Seria muito melhor resolver isso com sua força e sua espada, resguardando sua energia angélica.

Numa sequência absurda avançou contra o local onde sentia que a mantinham dentro de um forte casulo de energia. Como uma foice apenas avançava, o ódio inundando tudo o que era. Pedaços de corpos se batiam contra as paredes no duro avanço. Apesar de avançar tão pouco não diminuía sua vontade, batalhando contra a muralha de demônios que enchia o túnel.

Então, quando os ferimentos se mostraram terríveis demais, Lázarus se elevou pelas rochas. Com uma pressa absurda se refez e voltou contra a muralha, se abatendo entre eles, na borda do casulo de força. Por três vezes se elevou para refazer o corpo e atacar novamente, e teria continuado assim até que, na quarta vez que desceu pelas entranhas da montanha, a muralha que o bloqueava tinha sumido e o grande salão e o corredor se mostravam desimpedidos, a não ser por filas de demônios postos contra as paredes e uma figura silenciosa e tranquila sentada num trono escuro e podre no canto direito, quase ao lado do corredor onde sentia a energia inconfundível, apesar de extremamente fraca, de Ariel.

E a figura no trono o observava com um misto de interesse e divertimento.

Estudando a energia e o lugar apodrecido desceu lentamente ante o trono, sabendo que o demônio que estava ali sentado estava esperando por ele.

Devagar, sem tirar os olhos da figura sentada calmamente no trono, se empertigou lentamente e guardou a espada, pouca importância dando aos demônios que surgiam dos inúmeros corredores e se perfilavam com os outros postados nos lados, todos apressados, apesar do imenso receio, em cercá-lo.
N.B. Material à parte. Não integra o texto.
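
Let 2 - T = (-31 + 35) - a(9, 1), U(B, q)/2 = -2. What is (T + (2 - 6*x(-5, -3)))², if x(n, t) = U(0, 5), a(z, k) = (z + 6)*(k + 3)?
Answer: 7056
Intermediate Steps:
U(B, q) = -4 (U(B, q) = 2*(-2) = -4)
a(z, k) = (3 + k)*(6 + z) (a(z, k) = (6 + z)*(3 + k) = (3 + k)*(6 + z))
x(n, t) = -4
T = 58 (T = 2 - ((-31 + 35) - (18 + 3*9 + 6*1 + 1*9)) = 2 - (4 - (18 + 27 + 6 + 9)) = 2 - (4 - 1*60) = 2 - (4 - 60) = 2 - 1*(-56) = 2 + 56 = 58)
(T + (2 - 6*x(-5, -3)))² = (58 + (2 - 6*(-4)))² = (58 + (2 + 24))² = (58 + 26)² = 84² = 7056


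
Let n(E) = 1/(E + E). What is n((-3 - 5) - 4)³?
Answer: -1/13824 ≈ -7.2338e-5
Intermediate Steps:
n(E) = 1/(2*E)
n((-3 - 5) - 4)³ = (1/(2*((-3 - 5) - 4)))³ = (1/(2*(-8 - 4)))³ = ((½)/(-12))³ = ((½)*(-1/12))³ = (-1/24)³ = -1/13824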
Com desinteresse sondou o teto de rocha, e viu que também lá estavam demônios agarrados, o medo e a fome em seus perfis.

Ainda em tenso silêncio colocou todo seu foco no demônio de alto poder à sua frente, sentado no trono terrível.

- Vim buscar aquela que me tomou, e tomar sua vida – falou com uma voz fria e distante.

— Sua vontade está muito clara, Lázarus. Sabe, há muito tempo eu sou Ladar, e é a mim que chamo seu ódio, que nunca será maior que o meu por você.

- Ladar, eu não o conheço. Mas, isso não importa, porque hoje é seu último dia.

Se preparava para avançar contra o trono quando o demônio começou a se transformar.

Lázarus parou, os olhos na nova figura sentada tranquila e desafiadoramente no trono.

Agora sabia como tudo iria terminar. Nunca esperara que fosse ele o responsável.

- Negrumo... Então era você... – Lázarus reconheceu surpreso.

- Ah, eu sabia que você ficaria surpreso. Que bom que eu estava certo – falou o ser demoníaco tomado de satisfação.